Second Circuit Clarifies Burden-shifting Framework in SOX Whistleblower Cases | Practical Law

Second Circuit Clarifies Burden-shifting Framework in SOX Whistleblower Cases | Practical Law

In Bechtel v. Administrative Review Board, the US Court of Appeals for the Second Circuit clarified the burden-shifting framework applicable to whistleblower retaliation claims under the Sarbanes-Oxley Act of 2002 (SOX). The Second Circuit denied the petitioner employee's petition for review, holding that the Administrative Review Board (ARB) did not act arbitrarily or capriciously, or abuse its discretion, when it affirmed the decision of the Administrative Law Judge (ALJ) dismissing the petitioner's complaint.

Second Circuit Clarifies Burden-shifting Framework in SOX Whistleblower Cases

Practical Law Legal Update 2-524-9725 (Approx. 4 pages)

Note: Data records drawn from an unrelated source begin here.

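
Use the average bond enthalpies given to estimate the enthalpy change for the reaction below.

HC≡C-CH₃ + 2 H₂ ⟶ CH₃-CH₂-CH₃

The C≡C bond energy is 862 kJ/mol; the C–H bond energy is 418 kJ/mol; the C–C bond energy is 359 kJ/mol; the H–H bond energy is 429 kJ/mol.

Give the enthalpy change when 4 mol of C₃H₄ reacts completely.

ΔH = −1244 kJ

Bonds broken (reactants):
  C≡C: 1 × 862 = 862
  C–C: 1 × 359 = 359
  C–H: 4 × 418 = 1672
  H–H: 2 × 429 = 858
  Σ(broken) = 3751 kJ
Bonds formed (products):
  C–C: 2 × 359 = 718
  C–H: 8 × 418 = 3344
  Σ(formed) = 4062 kJ
ΔH = Σ(broken) − Σ(formed) = 3751 − 4062 = −311 kJ
For 4× the reaction as written: 4 × (−311) = −1244 kJ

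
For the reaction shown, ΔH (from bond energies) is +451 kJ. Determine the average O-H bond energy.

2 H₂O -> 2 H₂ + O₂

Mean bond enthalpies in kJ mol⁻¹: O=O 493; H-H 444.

Let D be the O-H bond energy.
Σ(broken) = 4×D = 4D
Σ(formed) = 2×444 + 1×493 = 1381
ΔH = Σ(broken) − Σ(formed) = (4D) − (1381) = −1381 + 4D
Setting this equal to +451 kJ gives 4D = 1832, so D = 458 kJ/mol.

D(O-H) ≈ 458 kJ/mol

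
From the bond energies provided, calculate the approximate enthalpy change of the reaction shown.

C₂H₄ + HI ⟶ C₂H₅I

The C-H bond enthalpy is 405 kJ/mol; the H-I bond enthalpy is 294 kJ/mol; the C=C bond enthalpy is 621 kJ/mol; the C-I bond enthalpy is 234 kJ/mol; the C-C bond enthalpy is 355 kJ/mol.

ΔH ≈ −79 kJ

Bonds broken (reactants):
  C-H: 4 × 405 = 1620
  C=C: 1 × 621 = 621
  H-I: 1 × 294 = 294
  Σ(broken) = 2535 kJ
Bonds formed (products):
  C-C: 1 × 355 = 355
  C-H: 5 × 405 = 2025
  C-I: 1 × 234 = 234
  Σ(formed) = 2614 kJ
ΔH = Σ(broken) − Σ(formed) = 2535 − 2614 = −79 kJ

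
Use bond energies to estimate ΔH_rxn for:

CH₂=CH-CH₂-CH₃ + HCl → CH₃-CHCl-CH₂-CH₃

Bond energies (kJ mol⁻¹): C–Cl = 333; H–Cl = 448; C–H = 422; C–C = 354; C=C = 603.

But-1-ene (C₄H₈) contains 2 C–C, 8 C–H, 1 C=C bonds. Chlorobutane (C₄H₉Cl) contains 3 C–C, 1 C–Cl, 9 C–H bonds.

ΔH ≈ −58 kJ

Bonds broken (reactants):
  C–C: 2 × 354 = 708
  C–H: 8 × 422 = 3376
  C=C: 1 × 603 = 603
  H–Cl: 1 × 448 = 448
  Σ(broken) = 5135 kJ
Bonds formed (products):
  C–C: 3 × 354 = 1062
  C–Cl: 1 × 333 = 333
  C–H: 9 × 422 = 3798
  Σ(formed) = 5193 kJ
ΔH = Σ(broken) − Σ(formed) = 5135 − 5193 = −58 kJ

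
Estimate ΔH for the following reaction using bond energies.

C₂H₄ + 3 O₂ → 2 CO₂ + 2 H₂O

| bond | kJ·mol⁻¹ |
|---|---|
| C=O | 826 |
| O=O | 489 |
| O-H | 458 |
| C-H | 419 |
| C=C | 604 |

Bonds broken (reactants):
  C-H: 4 × 419 = 1676
  C=C: 1 × 604 = 604
  O=O: 3 × 489 = 1467
  Σ(broken) = 3747 kJ
Bonds formed (products):
  C=O: 4 × 826 = 3304
  O-H: 4 × 458 = 1832
  Σ(formed) = 5136 kJ
ΔH = Σ(broken) − Σ(formed) = 3747 − 5136 = −1389 kJ

ΔH ≈ −1389 kJ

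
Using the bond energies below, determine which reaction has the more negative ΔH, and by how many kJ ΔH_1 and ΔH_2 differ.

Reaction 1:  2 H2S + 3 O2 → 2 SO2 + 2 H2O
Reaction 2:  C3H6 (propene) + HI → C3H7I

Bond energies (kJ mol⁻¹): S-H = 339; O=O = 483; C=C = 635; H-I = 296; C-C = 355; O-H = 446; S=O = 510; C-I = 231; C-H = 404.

Reaction 1, by 960 kJ

Reaction 1:
  Bonds broken (reactants):
    O=O: 3 × 483 = 1449
    S-H: 4 × 339 = 1356
    Σ(broken) = 2805 kJ
  Bonds formed (products):
    O-H: 4 × 446 = 1784
    S=O: 4 × 510 = 2040
    Σ(formed) = 3824 kJ
  ΔH_1 = 2805 − 3824 = −1019 kJ
Reaction 2:
  Bonds broken (reactants):
    C-C: 1 × 355 = 355
    C-H: 6 × 404 = 2424
    C=C: 1 × 635 = 635
    H-I: 1 × 296 = 296
    Σ(broken) = 3710 kJ
  Bonds formed (products):
    C-C: 2 × 355 = 710
    C-H: 7 × 404 = 2828
    C-I: 1 × 231 = 231
    Σ(formed) = 3769 kJ
  ΔH_2 = 3710 − 3769 = −59 kJ
ΔH_1 − ΔH_2 = −960 kJ, so reaction 1 has the more negative ΔH; |ΔH_1 − ΔH_2| = 960 kJ.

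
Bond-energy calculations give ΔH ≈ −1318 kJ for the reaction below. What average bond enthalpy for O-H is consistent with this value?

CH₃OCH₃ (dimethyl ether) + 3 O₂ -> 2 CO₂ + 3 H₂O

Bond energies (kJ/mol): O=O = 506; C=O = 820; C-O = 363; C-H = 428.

Let D be the O-H bond energy.
Σ(broken) = 6×428 + 2×363 + 3×506 = 4812
Σ(formed) = 4×820 + 6×D = 3280 + 6D
ΔH = Σ(broken) − Σ(formed) = (4812) − (3280 + 6D) = +1532 − 6D
Setting this equal to −1318 kJ gives 6D = 2850, so D = 475 kJ/mol.

D(O-H) ≈ 475 kJ/mol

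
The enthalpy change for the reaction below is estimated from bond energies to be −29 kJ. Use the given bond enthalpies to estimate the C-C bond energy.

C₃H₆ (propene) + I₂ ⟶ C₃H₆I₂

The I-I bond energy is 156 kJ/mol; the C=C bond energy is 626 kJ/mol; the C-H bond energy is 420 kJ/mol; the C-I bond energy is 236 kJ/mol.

D(C-C) ≈ 339 kJ/mol

Let D be the C-C bond energy.
Σ(broken) = 1×D + 6×420 + 1×626 + 1×156 = 3302 + D
Σ(formed) = 2×D + 6×420 + 2×236 = 2992 + 2D
ΔH = Σ(broken) − Σ(formed) = (3302 + D) − (2992 + 2D) = +310 − D
Setting this equal to −29 kJ gives D = 339 kJ/mol.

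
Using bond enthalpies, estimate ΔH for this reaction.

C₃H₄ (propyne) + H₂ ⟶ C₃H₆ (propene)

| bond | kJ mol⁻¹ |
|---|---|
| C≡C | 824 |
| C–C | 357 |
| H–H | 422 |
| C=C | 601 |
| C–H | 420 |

Bonds broken (reactants):
  C≡C: 1 × 824 = 824
  C–C: 1 × 357 = 357
  C–H: 4 × 420 = 1680
  H–H: 1 × 422 = 422
  Σ(broken) = 3283 kJ
Bonds formed (products):
  C–C: 1 × 357 = 357
  C–H: 6 × 420 = 2520
  C=C: 1 × 601 = 601
  Σ(formed) = 3478 kJ
ΔH = Σ(broken) − Σ(formed) = 3283 − 3478 = −195 kJ

ΔH ≈ −195 kJ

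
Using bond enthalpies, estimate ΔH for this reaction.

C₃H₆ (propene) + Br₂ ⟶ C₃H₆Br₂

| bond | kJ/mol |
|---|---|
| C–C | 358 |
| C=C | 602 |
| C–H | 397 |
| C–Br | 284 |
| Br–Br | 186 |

ΔH ≈ −138 kJ

Bonds broken (reactants):
  Br–Br: 1 × 186 = 186
  C–C: 1 × 358 = 358
  C–H: 6 × 397 = 2382
  C=C: 1 × 602 = 602
  Σ(broken) = 3528 kJ
Bonds formed (products):
  C–Br: 2 × 284 = 568
  C–C: 2 × 358 = 716
  C–H: 6 × 397 = 2382
  Σ(formed) = 3666 kJ
ΔH = Σ(broken) − Σ(formed) = 3528 − 3666 = −138 kJ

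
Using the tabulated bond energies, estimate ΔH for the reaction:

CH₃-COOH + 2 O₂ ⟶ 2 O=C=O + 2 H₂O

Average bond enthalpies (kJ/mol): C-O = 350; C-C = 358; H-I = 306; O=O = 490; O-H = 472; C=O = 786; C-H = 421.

ΔH ≈ −823 kJ

Bonds broken (reactants):
  C-C: 1 × 358 = 358
  C-H: 3 × 421 = 1263
  C-O: 1 × 350 = 350
  C=O: 1 × 786 = 786
  O-H: 1 × 472 = 472
  O=O: 2 × 490 = 980
  Σ(broken) = 4209 kJ
Bonds formed (products):
  C=O: 4 × 786 = 3144
  O-H: 4 × 472 = 1888
  Σ(formed) = 5032 kJ
ΔH = Σ(broken) − Σ(formed) = 4209 − 5032 = −823 kJ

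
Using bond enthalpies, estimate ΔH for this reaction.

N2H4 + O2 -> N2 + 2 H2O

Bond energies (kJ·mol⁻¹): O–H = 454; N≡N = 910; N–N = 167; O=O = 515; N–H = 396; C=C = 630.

ΔH ≈ −460 kJ

Bonds broken (reactants):
  N–H: 4 × 396 = 1584
  N–N: 1 × 167 = 167
  O=O: 1 × 515 = 515
  Σ(broken) = 2266 kJ
Bonds formed (products):
  N≡N: 1 × 910 = 910
  O–H: 4 × 454 = 1816
  Σ(formed) = 2726 kJ
ΔH = Σ(broken) − Σ(formed) = 2266 − 2726 = −460 kJ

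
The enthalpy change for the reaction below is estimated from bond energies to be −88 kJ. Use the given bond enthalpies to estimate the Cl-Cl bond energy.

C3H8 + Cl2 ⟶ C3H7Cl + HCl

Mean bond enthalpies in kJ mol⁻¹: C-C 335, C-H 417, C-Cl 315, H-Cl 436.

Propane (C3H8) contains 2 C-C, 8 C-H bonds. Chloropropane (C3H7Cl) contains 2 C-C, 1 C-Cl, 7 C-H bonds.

D(Cl-Cl) ≈ 246 kJ/mol

Let D be the Cl-Cl bond energy.
Σ(broken) = 2×335 + 8×417 + 1×D = 4006 + D
Σ(formed) = 2×335 + 1×315 + 7×417 + 1×436 = 4340
ΔH = Σ(broken) − Σ(formed) = (4006 + D) − (4340) = −334 + D
Setting this equal to −88 kJ gives D = 246 kJ/mol.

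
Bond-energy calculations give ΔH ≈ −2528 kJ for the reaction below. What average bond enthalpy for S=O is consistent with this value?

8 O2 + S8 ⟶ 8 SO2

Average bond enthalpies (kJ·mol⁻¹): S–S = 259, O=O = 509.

Let D be the S=O bond energy.
Σ(broken) = 8×509 + 8×259 = 6144
Σ(formed) = 16×D = 16D
ΔH = Σ(broken) − Σ(formed) = (6144) − (16D) = +6144 − 16D
Setting this equal to −2528 kJ gives 16D = 8672, so D = 542 kJ/mol.

D(S=O) ≈ 542 kJ/mol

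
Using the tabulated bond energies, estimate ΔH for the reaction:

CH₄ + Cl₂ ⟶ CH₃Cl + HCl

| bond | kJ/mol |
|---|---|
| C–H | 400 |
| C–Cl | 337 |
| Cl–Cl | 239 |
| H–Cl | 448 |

Bonds broken (reactants):
  C–H: 4 × 400 = 1600
  Cl–Cl: 1 × 239 = 239
  Σ(broken) = 1839 kJ
Bonds formed (products):
  C–Cl: 1 × 337 = 337
  C–H: 3 × 400 = 1200
  H–Cl: 1 × 448 = 448
  Σ(formed) = 1985 kJ
ΔH = Σ(broken) − Σ(formed) = 1839 − 1985 = −146 kJ

ΔH ≈ −146 kJ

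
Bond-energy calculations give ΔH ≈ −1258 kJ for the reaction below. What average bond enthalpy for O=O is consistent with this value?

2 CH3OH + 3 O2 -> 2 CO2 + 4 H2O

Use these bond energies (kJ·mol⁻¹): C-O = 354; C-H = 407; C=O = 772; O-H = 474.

D(O=O) ≈ 508 kJ/mol

Let D be the O=O bond energy.
Σ(broken) = 6×407 + 2×354 + 2×474 + 3×D = 4098 + 3D
Σ(formed) = 4×772 + 8×474 = 6880
ΔH = Σ(broken) − Σ(formed) = (4098 + 3D) − (6880) = −2782 + 3D
Setting this equal to −1258 kJ gives 3D = 1524, so D = 508 kJ/mol.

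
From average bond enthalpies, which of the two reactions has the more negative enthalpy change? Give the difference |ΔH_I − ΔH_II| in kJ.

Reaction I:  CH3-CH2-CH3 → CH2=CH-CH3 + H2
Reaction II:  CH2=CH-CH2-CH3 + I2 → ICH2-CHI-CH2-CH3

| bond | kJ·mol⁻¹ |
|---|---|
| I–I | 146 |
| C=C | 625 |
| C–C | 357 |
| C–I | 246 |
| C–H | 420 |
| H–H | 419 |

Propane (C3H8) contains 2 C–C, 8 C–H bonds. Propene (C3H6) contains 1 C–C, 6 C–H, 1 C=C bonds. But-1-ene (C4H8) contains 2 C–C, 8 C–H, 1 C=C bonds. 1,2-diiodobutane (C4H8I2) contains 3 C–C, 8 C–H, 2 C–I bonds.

Reaction II, by 231 kJ

Reaction I:
  Bonds broken (reactants):
    C–C: 2 × 357 = 714
    C–H: 8 × 420 = 3360
    Σ(broken) = 4074 kJ
  Bonds formed (products):
    C–C: 1 × 357 = 357
    C–H: 6 × 420 = 2520
    C=C: 1 × 625 = 625
    H–H: 1 × 419 = 419
    Σ(formed) = 3921 kJ
  ΔH_I = 4074 − 3921 = +153 kJ
Reaction II:
  Bonds broken (reactants):
    C–C: 2 × 357 = 714
    C–H: 8 × 420 = 3360
    C=C: 1 × 625 = 625
    I–I: 1 × 146 = 146
    Σ(broken) = 4845 kJ
  Bonds formed (products):
    C–C: 3 × 357 = 1071
    C–H: 8 × 420 = 3360
    C–I: 2 × 246 = 492
    Σ(formed) = 4923 kJ
  ΔH_II = 4845 − 4923 = −78 kJ
ΔH_I − ΔH_II = +231 kJ, so reaction II has the more negative ΔH; |ΔH_I − ΔH_II| = 231 kJ.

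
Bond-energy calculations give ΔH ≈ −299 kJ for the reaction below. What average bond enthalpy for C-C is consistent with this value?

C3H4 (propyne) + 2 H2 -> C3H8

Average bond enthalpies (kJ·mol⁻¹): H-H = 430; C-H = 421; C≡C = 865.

D(C-C) ≈ 340 kJ/mol

Let D be the C-C bond energy.
Σ(broken) = 1×865 + 1×D + 4×421 + 2×430 = 3409 + D
Σ(formed) = 2×D + 8×421 = 3368 + 2D
ΔH = Σ(broken) − Σ(formed) = (3409 + D) − (3368 + 2D) = +41 − D
Setting this equal to −299 kJ gives D = 340 kJ/mol.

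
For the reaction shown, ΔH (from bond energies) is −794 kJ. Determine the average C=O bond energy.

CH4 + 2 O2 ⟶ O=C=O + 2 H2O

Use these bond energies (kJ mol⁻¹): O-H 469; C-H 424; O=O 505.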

Second Circuit Clarifies Burden-shifting Framework in SOX Whistleblower Cases

by PLC Labor & Employment
Published on 07 Mar 2013USA (National/Federal)
In Bechtel v. Administrative Review Board, the US Court of Appeals for the Second Circuit clarified the burden-shifting framework applicable to whistleblower retaliation claims under the Sarbanes-Oxley Act of 2002 (SOX). The Second Circuit denied the petitioner employee's petition for review, holding that the Administrative Review Board (ARB) did not act arbitrarily or capriciously, or abuse its discretion, when it affirmed the decision of the Administrative Law Judge (ALJ) dismissing the petitioner's complaint.

Key Litigated Issues

In Bechtel v. Administrative Review Board, the key litigated issue was whether the Administrative Review Board (ARB) acted arbitrarily or capriciously, or abused its discretion, when it affirmed the dismissal of the petitioner's complaint by the Administrative Law Judge (ALJ). The Second Circuit, among other things, clarified the burden-shifting framework applicable to Sarbanes-Oxley Act of 2002 (SOX) whistleblower retaliation claims.

Background

Competitive Technologies, Inc. (CTI) is a public company that acts as an agent for patent-holders seeking to license or sell technologies to entities that will bring the technologies to market. CTI hired the petitioner, J. Scott Bechtel, in February 2001 to serve as vice president of technology commercialization. At that time, CTI was not profitable and had reported a net operating loss for at least three fiscal years.
In June 2002, CTI hired John Nano to serve as president and CEO. To prevent bankruptcy, Nano aimed to generate immediate revenue for CTI. Soon after Nano joined CTI, he and Bechtel began to disagree.
In December 2002 and March 2003, CTI asked Bechtel to join a committee to:
  • Review CTI’s financial transactions.
  • Make recommendations regarding SOX disclosure requirements.
During both meetings, Bechtel argued that under SOX, certain aspects of CTI’s finances should be disclosed. The other members of the committee disagreed with Bechtel. Bechtel refused to sign the relevant disclosure forms, concerned about his own SOX liability.
CTI’s financial condition did not improve, and CTI's board of directors approved cost cutting measures, including the discharge of Bechtel and other employees. Bechtel's employment was terminated in June 2003.
In September 2003, Bechtel filed a SOX whistleblower complaint with OSHA, alleging that CTI illegally retaliated against him because he refused to sign the SOX disclosure forms. After an investigation by the OSHA Regional Administrator, a formal hearing before an ALJ, an appeal to the ARB resulting in a remand to the ALJ, and another determination by the ALJ, the ARB affirmed the ALJ's second order dismissing Bechtel's complaint. Bechtel then filed a petition for review with the Second Circuit.

Outcome

On March 5, 2013, the Second Circuit issued an opinion in Bechtel v. Administrative Review Board, denying Bechtel's petition for review and holding that:
  • In affirming the ALJ’s dismissal of Bechtel's complaint, the ARB did not abuse its discretion or act arbitrarily or capriciously.
  • Bechtel's remaining claims lack merit.
Among other things, the Second Circuit clarified the burden-shifting framework applicable to SOX whistleblower retaliation claims. Specifically, the Second Circuit held that to prevail on a SOX whistleblower retaliation claim under Section 1514A, an employee must prove by a preponderance of the evidence that:
  • He engaged in a protected activity.
  • The employer knew that the employee engaged in a protected activity.
  • The employee suffered an unfavorable personnel action.
  • The protected activity was a contributing factor in the unfavorable action.
If the employee proves these four elements, the employer may rebut this prima facie case with clear and convincing evidence that it would have taken the same unfavorable personnel action in the absence of the protected behavior.

Practical Implications

The Second Circuit's decision allows employers and practitioners in the Second Circuit (New York, Connecticut and Vermont) to gain an understanding of the burden-shifting framework applicable to SOX whistleblower retaliation claims brought in this circuit.